Mamook Closhe--Using art to make good

"All we want is an apology"

My good friend Seidel Standing Elk is from the Northern Cheyenne Reservation in Montana.  When I was talking to him one day he reflected on the scores of people who come to the reservation to try to help.  He then said, “All we want is an apology.”  Our “white bubble” (the insular viewpoint white folks live in) traps us into thinking that we know the needs of those who are different from us.  We tend to imply that “if you only become more like us,” things will be better for you; we have a religion that will be better than yours; we have a way of life that will be better than yours.

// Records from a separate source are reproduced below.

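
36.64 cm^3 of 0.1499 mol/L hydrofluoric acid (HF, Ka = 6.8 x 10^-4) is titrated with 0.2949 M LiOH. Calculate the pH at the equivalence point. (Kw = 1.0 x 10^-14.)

8.08

n(HF) = 0.1499 x 0.03664 = 0.005492 mol; V(LiOH) at equivalence = 0.005492/0.2949 = 0.01862 L.
At equivalence all the acid is converted to F-; total volume = 0.03664 + 0.01862 = 0.05526 L, so [F-] = 0.005492/0.05526 = 0.09938 M.
Kb = Kw/Ka = 1.0e-14 / 6.8 x 10^-4 = 1.47e-11.
[OH^-] = sqrt(Kb x [F-]) = sqrt(1.47e-11 x 0.09938) = 1.21e-6 M.
pOH = 5.92, so pH = 14.00 - 5.92 = 8.08.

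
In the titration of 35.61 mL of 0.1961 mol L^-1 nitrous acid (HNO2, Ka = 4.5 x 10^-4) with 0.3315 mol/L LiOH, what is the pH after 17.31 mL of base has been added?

Initial n(HNO2) = 0.1961 x 0.03561 = 0.006983 mol.
n(LiOH) added = 0.3315 x 0.01731 = 0.005738 mol, converting that many moles of HNO2 to NO2-.
Remaining n(HNO2) = 0.001245 mol; n(NO2-) = 0.005738 mol.
By Henderson-Hasselbalch, pH = pKa + log([A^-]/[HA]) = 3.35 + log(0.005738/0.001245) = 3.35 + (+0.66) = 4.01.

4.01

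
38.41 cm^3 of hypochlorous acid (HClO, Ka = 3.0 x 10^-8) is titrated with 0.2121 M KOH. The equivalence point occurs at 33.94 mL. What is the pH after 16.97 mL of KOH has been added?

16.97 mL is exactly half the equivalence volume (33.94/2), i.e. the half-equivalence point.
There, n(HA) = n(A^-), so pH = pKa = -log(3.0 x 10^-8) = 7.52.

7.52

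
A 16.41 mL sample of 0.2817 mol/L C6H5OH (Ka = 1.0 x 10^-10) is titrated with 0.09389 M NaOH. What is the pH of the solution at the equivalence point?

n(C6H5OH) = 0.2817 x 0.01641 = 0.004623 mol; V(NaOH) at equivalence = 0.004623/0.09389 = 0.04924 L.
At equivalence all the acid is converted to C6H5O-; total volume = 0.01641 + 0.04924 = 0.06565 L, so [C6H5O-] = 0.004623/0.06565 = 0.07042 M.
Kb = Kw/Ka = 1.0e-14 / 1.0 x 10^-10 = 0.000100.
[OH^-] = sqrt(Kb x [C6H5O-]) = sqrt(0.000100 x 0.07042) = 0.00265 M.
pOH = 2.58, so pH = 14.00 - 2.58 = 11.42.

11.42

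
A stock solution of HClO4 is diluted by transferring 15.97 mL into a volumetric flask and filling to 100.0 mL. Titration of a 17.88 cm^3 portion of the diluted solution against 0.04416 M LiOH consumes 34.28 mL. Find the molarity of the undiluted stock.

n(LiOH) = 0.04416 x 0.03428 = 0.001514 mol.
n(HClO4) in the aliquot = 0.001514 mol.
[diluted HClO4] = 0.001514 / 0.01788 = 0.08466 M.
Dilution factor = 100.0/15.97 = 6.262, so [stock] = 0.08466 x 6.262 = 0.530 M.

0.530 M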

A few weeks after I heard Seidel talking about how powerful an apology would be, I asked him if my people were to present a sculpture to a Native American community as a symbol of an apology, how would that be received by your community?  Seidel responded positively.  Sometime after this exchange the idea expanded such that the community which had received the sculpture would give a sculpture to the gifting community as a symbol of accepting the apology.

Unfortunately, a name for this idea escaped me.  I remembered Roy Wilson, an Elder in the Cowlitz tribe from Washington State.  Roy has compiled a dictionary with words from the Pacific Northwest Indian trade language.  I asked Roy if he could come up with a phrase for the sculptural exchange.  Mamook Closhe is what he gave us.  It means MAKE GOOD.